We analysed the relationship between HPGD expression and clinical outcome for breast cancer patients using the on-line resource Kmplot [30] and from our own cohort of breast cancer patient’s data in separate survival analyses. In the Kmplot cohort, we found that ER+ patients who received adjuvant TAM only and had ‘low’ expression of HPGD, had reduced OS by univariate analysis [hazard ratio (HR) = 0.28 (0.13–0.59), P = 0.0007] (Figure 4a). This remained significant on multivariate analysis (P = 0.001, Figure 4b). We then conducted a retrospective immunohistochemical study of HPGD expression in our own cohort of breast patients, who all received adjuvant TAM therapy and related HPGD expression to survival. As these TMAs have been used extensively in several other studies [24, 29, 35], the number of viable cores that could be reliably evaluated was only 144 out of 350 cases. The level of HPGD staining was generally weak to moderate (Figure 4c) in positive cases, however cases which completely lacked HPGD were associated with worse OS [HR = 0.3 (0.15–0.69), P = 0.047] (Figure 4d), in line with the in silico analysis (Figure 4a). The small number of TMA cases available precluded multivariate analysis.

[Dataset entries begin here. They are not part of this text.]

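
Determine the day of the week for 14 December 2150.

Monday

Doomsday rule: the anchor day for the 2100s is Sunday. For year 50: 50÷12 = 4 r 2, and 2÷4 = 0, so 4+2+0 = 6.
Sunday + 6 ≡ Saturday — that's 2150's doomsday.
In December the doomsday date is Dec 12.
Dec 14 is 2 days after Dec 12; 2 mod 7 = 2, so Saturday + 2 = Monday.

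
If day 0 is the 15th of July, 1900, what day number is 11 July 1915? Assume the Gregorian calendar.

Jul 15, 1900 → Jul 15, 1901: 365 days.
Jul 15, 1901 → Jul 15, 1902: 365 days.
Jul 15, 1902 → Jul 15, 1903: 365 days.
Jul 15, 1903 → Jul 15, 1904: 366 days (Feb 29, 1904 is in that span).
Jul 15, 1904 → Jul 15, 1905: 365 days.
Jul 15, 1905 → Jul 15, 1906: 365 days.
Jul 15, 1906 → Jul 15, 1907: 365 days.
Jul 15, 1907 → Jul 15, 1908: 366 days (Feb 29, 1908 is in that span).
Jul 15, 1908 → Jul 15, 1909: 365 days.
Jul 15, 1909 → Jul 15, 1910: 365 days.
Jul 15, 1910 → Jul 15, 1911: 365 days.
Jul 15, 1911 → Jul 15, 1912: 366 days (Feb 29, 1912 is in that span).
Jul 15, 1912 → Jul 15, 1913: 365 days.
Jul 15, 1913 → Jul 15, 1914: 365 days.
Jul 15, 1914 → Aug 15, 1914: 31 days (July has 31).
Aug 15, 1914 → Sep 15, 1914: 31 days (August has 31).
Sep 15, 1914 → Oct 15, 1914: 30 days (September has 30).
Oct 15, 1914 → Nov 15, 1914: 31 days (October has 31).
Nov 15, 1914 → Dec 15, 1914: 30 days (November has 30).
Dec 15, 1914 → Jan 15, 1915: 31 days (December has 31).
Jan 15, 1915 → Feb 15, 1915: 31 days (January has 31).
Feb 15, 1915 → Mar 15, 1915: 28 days (February has 28).
Mar 15, 1915 → Apr 15, 1915: 31 days (March has 31).
Apr 15, 1915 → May 15, 1915: 30 days (April has 30).
May 15, 1915 → Jun 15, 1915: 31 days (May has 31).
Jun 15, 1915 → Jul 11, 1915: 26 days.
Total: 5474 days.

5474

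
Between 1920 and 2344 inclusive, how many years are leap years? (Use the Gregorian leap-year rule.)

104

Multiples of 4 in [1920,2344]: 107.
Of those, multiples of 100: 4 (not leap unless ÷400).
Multiples of 400: 1.
Leap years = 107 − 4 + 1 = 104.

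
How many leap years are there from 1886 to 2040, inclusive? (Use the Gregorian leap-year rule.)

Multiples of 4 in [1886,2040]: 39.
Of those, multiples of 100: 2 (not leap unless ÷400).
Multiples of 400: 1.
Leap years = 39 − 2 + 1 = 38.

38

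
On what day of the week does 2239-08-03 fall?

January 1, 2239 is a Tuesday.
Jan 1, 2239 → Feb 1, 2239: 31 days (January has 31).
Feb 1, 2239 → Mar 1, 2239: 28 days (February has 28).
Mar 1, 2239 → Apr 1, 2239: 31 days (March has 31).
Apr 1, 2239 → May 1, 2239: 30 days (April has 30).
May 1, 2239 → Jun 1, 2239: 31 days (May has 31).
Jun 1, 2239 → Jul 1, 2239: 30 days (June has 30).
Jul 1, 2239 → Aug 1, 2239: 31 days (July has 31).
Aug 1, 2239 → Aug 3, 2239: 2 days.
Total: 214 days.
214 mod 7 = 4, so Tuesday + 4 = Saturday.

Saturday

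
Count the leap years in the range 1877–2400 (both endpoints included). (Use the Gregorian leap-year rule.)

Multiples of 4 in [1877,2400]: 131.
Of those, multiples of 100: 6 (not leap unless ÷400).
Multiples of 400: 2.
Leap years = 131 − 6 + 2 = 127.

127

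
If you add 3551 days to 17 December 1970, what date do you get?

September 6, 1980

+365 (one year) → Dec 17, 1971 (3186 left).
+366 (one year; includes Feb 29, 1972) → Dec 17, 1972 (2820 left).
+365 (one year) → Dec 17, 1973 (2455 left).
+365 (one year) → Dec 17, 1974 (2090 left).
+365 (one year) → Dec 17, 1975 (1725 left).
+366 (one year; includes Feb 29, 1976) → Dec 17, 1976 (1359 left).
+365 (one year) → Dec 17, 1977 (994 left).
+365 (one year) → Dec 17, 1978 (629 left).
+365 (one year) → Dec 17, 1979 (264 left).
Dec has 31 days: +15 → Jan 1, 1980 (249 left).
Jan has 31 days: +31 → Feb 1, 1980 (218 left).
Feb has 29 days: +29 → Mar 1, 1980 (189 left).
Mar has 31 days: +31 → Apr 1, 1980 (158 left).
Apr has 30 days: +30 → May 1, 1980 (128 left).
May has 31 days: +31 → Jun 1, 1980 (97 left).
Jun has 30 days: +30 → Jul 1, 1980 (67 left).
Jul has 31 days: +31 → Aug 1, 1980 (36 left).
Aug has 31 days: +31 → Sep 1, 1980 (5 left).
+5 → Sep 6, 1980.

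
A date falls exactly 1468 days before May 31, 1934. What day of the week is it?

May 31, 1934 is a Thursday.
1468 mod 7 = 5, so 1468 days before a Thursday is Thursday − 5 = Saturday.

Saturday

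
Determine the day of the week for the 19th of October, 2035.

January 1, 2035 is a Monday.
Jan 1, 2035 → Feb 1, 2035: 31 days (January has 31).
Feb 1, 2035 → Mar 1, 2035: 28 days (February has 28).
Mar 1, 2035 → Apr 1, 2035: 31 days (March has 31).
Apr 1, 2035 → May 1, 2035: 30 days (April has 30).
May 1, 2035 → Jun 1, 2035: 31 days (May has 31).
Jun 1, 2035 → Jul 1, 2035: 30 days (June has 30).
Jul 1, 2035 → Aug 1, 2035: 31 days (July has 31).
Aug 1, 2035 → Sep 1, 2035: 31 days (August has 31).
Sep 1, 2035 → Oct 1, 2035: 30 days (September has 30).
Oct 1, 2035 → Oct 19, 2035: 18 days.
Total: 291 days.
291 mod 7 = 4, so Monday + 4 = Friday.

Friday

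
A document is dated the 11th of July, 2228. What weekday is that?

Doomsday rule: the anchor day for the 2200s is Friday. For year 28: 28÷12 = 2 r 4, and 4÷4 = 1, so 2+4+1 = 7.
Friday + 7 ≡ Friday — that's 2228's doomsday.
In July the doomsday date is Jul 11.
Jul 11 is the doomsday itself: Friday.

Friday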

With growing evidence that HPGD is inactivated epigenetically, we sought to identify miRNAs that may post-transcriptionally modulate HPGD expression. We interrogated a global miRNA data set established in an independent TAM resistance model MCF-7:5C [33]. These TAMr cells were derived from WT MCF-7 cells (Table 1). In silico analysis revealed numerous miRNAs that were differentially expressed in TAMr MCF-7:5C cells compared with TAMs MCF-7:WS8 cells and that are predicted to interact with the three prime untranslated region (3′-UTR) of the HPGD transcripts (Table 2).

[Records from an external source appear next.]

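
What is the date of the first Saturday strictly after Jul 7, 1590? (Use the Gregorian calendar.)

Jul 7, 1590 is a Saturday.
From Saturday to the next Saturday is 7 days.
Jul 7, 1590 + 7 = Jul 14, 1590.

July 14, 1590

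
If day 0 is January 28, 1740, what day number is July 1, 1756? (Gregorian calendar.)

Jan 28, 1740 → Jan 28, 1741: 366 days (Feb 29, 1740 is in that span).
Jan 28, 1741 → Jan 28, 1742: 365 days.
Jan 28, 1742 → Jan 28, 1743: 365 days.
Jan 28, 1743 → Jan 28, 1744: 365 days.
Jan 28, 1744 → Jan 28, 1745: 366 days (Feb 29, 1744 is in that span).
Jan 28, 1745 → Jan 28, 1746: 365 days.
Jan 28, 1746 → Jan 28, 1747: 365 days.
Jan 28, 1747 → Jan 28, 1748: 365 days.
Jan 28, 1748 → Jan 28, 1749: 366 days (Feb 29, 1748 is in that span).
Jan 28, 1749 → Jan 28, 1750: 365 days.
Jan 28, 1750 → Jan 28, 1751: 365 days.
Jan 28, 1751 → Jan 28, 1752: 365 days.
Jan 28, 1752 → Jan 28, 1753: 366 days (Feb 29, 1752 is in that span).
Jan 28, 1753 → Jan 28, 1754: 365 days.
Jan 28, 1754 → Jan 28, 1755: 365 days.
Jan 28, 1755 → Jan 28, 1756: 365 days.
Jan 28, 1756 → Feb 28, 1756: 31 days (January has 31).
Feb 28, 1756 → Mar 28, 1756: 29 days (February has 29).
Mar 28, 1756 → Apr 28, 1756: 31 days (March has 31).
Apr 28, 1756 → May 28, 1756: 30 days (April has 30).
May 28, 1756 → Jun 28, 1756: 31 days (May has 31).
Jun 28, 1756 → Jul 1, 1756: 3 days.
Total: 5999 days.

5999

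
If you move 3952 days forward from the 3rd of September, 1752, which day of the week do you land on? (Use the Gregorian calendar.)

First find the weekday of Sep 3, 1752. Doomsday rule: the anchor day for the 1700s is Sunday. For year 52: 52÷12 = 4 r 4, and 4÷4 = 1, so 4+4+1 = 9.
Sunday + 9 ≡ Tuesday — that's 1752's doomsday.
In September the doomsday date is Sep 5.
Sep 3 is 2 days before Sep 5; 2 mod 7 = 2, so Tuesday − 2 = Sunday.
3952 mod 7 = 4, so 3952 days after a Sunday is Sunday + 4 = Thursday.

Thursday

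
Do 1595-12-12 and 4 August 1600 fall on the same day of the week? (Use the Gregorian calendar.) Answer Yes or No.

No

From Dec 12, 1595 to Aug 4, 1600 is 1697 days.
1697 mod 7 = 3, so they are different weekdays.
(Dec 12, 1595 is a Tuesday; Aug 4, 1600 is a Friday.)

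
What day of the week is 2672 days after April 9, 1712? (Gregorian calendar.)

Apr 9, 1712 is a Saturday.
2672 mod 7 = 5, so 2672 days after a Saturday is Saturday + 5 = Thursday.

Thursday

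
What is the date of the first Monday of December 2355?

December 5, 2355

December 1, 2355 is a Thursday.
The first Monday is therefore December 5 (4 days later).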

We then tested the association between each of the listed miRNAs and HPGD mRNA levels in 987 breast cancer samples from the TCGA database using OncoLnc [34] where both miRNA and mRNA expression data were available. Only one miRNA, namely miR-3200-3p, had an inverse relationship between its expression levels and HPGD mRNA levels in this dataset (Spearman, ρ = –0.25, P < 0.0001). We used the Kmplot online resource [30] to analyse the association between miR-3200-3p expression and OS in ER+ breast cancer patients treated with any endocrine therapy, irrespective of grade, molecular subtype, and lymph node status. High miR-3200-3p expression was associated with significantly reduced OS (Figure 5a) and a weak negative correlation (R² = 0.25) was observed between miR-3200-3p and HPGD (Figure 5b) using data from TCGA analysed using the OncoLnc platform [34].